Watergate Suggests You Shouldn't Believe Those Denying They're 'Anonymous'
Mark Felt denied being "Deep Throat" for more than 30 years.
Vice President Mike Pence, Secretary of State Mike Pompeo, and other top Trump administration officials have swiftly denied authoring a New York Times op-ed attributed to a senior White House official claiming to be part of a “quiet resistance” against President Trump’s worst instincts.
History suggests you’d be naive to take their word at face value.
Look no further than the Wall Street Journal’s front page in June 1974, as speculation heightened that top FBI official Mark Felt may have been “Deep Throat,” a crucial source for Watergate reporters Bob Woodward and Carl Bernstein. “I’m just not that kind of person,” Felt told the Journal.
Front page @wsj, 25 June 1974, 10 days after publication date of 'All the President's Men' @jackshafer pic.twitter.com/WqlduLMdp1
— W. Joseph Campbell (@wjosephcampbell) September 6, 2018
Thirty-one years later, Felt told Vanity Fair: “I’m the guy they called Deep Throat.”

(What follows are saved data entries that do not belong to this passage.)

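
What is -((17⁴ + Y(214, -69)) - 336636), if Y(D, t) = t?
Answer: 253184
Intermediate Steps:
-((17⁴ + Y(214, -69)) - 336636) = -((17⁴ - 69) - 336636) = -((83521 - 69) - 336636) = -(83452 - 336636) = -1*(-253184) = 253184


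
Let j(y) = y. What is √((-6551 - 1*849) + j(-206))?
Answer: I*√7606 ≈ 87.212*I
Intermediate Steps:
√((-6551 - 1*849) + j(-206)) = √((-6551 - 1*849) - 206) = √((-6551 - 849) - 206) = √(-7400 - 206) = √(-7606) = I*√7606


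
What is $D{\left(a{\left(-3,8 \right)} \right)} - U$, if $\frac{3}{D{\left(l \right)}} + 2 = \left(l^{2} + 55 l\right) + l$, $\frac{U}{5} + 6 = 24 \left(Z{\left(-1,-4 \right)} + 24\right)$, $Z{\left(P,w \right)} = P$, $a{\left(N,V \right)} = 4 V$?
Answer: $- \frac{2560739}{938} \approx -2730.0$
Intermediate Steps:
$U = 2730$ ($U = -30 + 5 \cdot 24 \left(-1 + 24\right) = -30 + 5 \cdot 24 \cdot 23 = -30 + 5 \cdot 552 = -30 + 2760 = 2730$)
$D{\left(l \right)} = \frac{3}{-2 + l^{2} + 56 l}$ ($D{\left(l \right)} = \frac{3}{-2 + \left(\left(l^{2} + 55 l\right) + l\right)} = \frac{3}{-2 + \left(l^{2} + 56 l\right)} = \frac{3}{-2 + l^{2} + 56 l}$)
$D{\left(a{\left(-3,8 \right)} \right)} - U = \frac{3}{-2 + \left(4 \cdot 8\right)^{2} + 56 \cdot 4 \cdot 8} - 2730 = \frac{3}{-2 + 32^{2} + 56 \cdot 32} - 2730 = \frac{3}{-2 + 1024 + 1792} - 2730 = \frac{3}{2814} - 2730 = 3 \cdot \frac{1}{2814} - 2730 = \frac{1}{938} - 2730 = - \frac{2560739}{938}$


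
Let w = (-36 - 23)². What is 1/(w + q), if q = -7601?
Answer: -1/4120 ≈ -0.00024272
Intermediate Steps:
w = 3481 (w = (-59)² = 3481)
1/(w + q) = 1/(3481 - 7601) = 1/(-4120) = -1/4120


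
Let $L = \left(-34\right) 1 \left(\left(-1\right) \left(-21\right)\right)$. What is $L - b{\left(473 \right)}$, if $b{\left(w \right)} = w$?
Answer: $-1187$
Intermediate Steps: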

Felt had, needless to say, lied to the American public for decades. He had also lied to his family and friends, the Vanity Fair profile reports. There’s little reason to believe political creatures in today’s Washington would do anything different.
For a more recent example, consider Joe Klein, the journalist who repeatedly denied authoring Primary Colors, a roman à clef about Bill Clinton’s first presidential campaign—despite a textual analysis of his prose by a respected literary scholar concluding that it was him. Six months later, Klein eventually acknowledged he had indeed written the book.
The White House has reportedly descended into a “frantic hunt” for the author of the Times piece, and onlookers have started taking apart the piece in a textual analysis. One viral thread, for example, focused on the anonymous author’s use of the word “lodestar”—a term beloved of Pence. Be wary of jumping to conclusions there, however. As Axios has reported, White House officials try to mask their identities while leaking by using phrases that specific colleagues often deploy.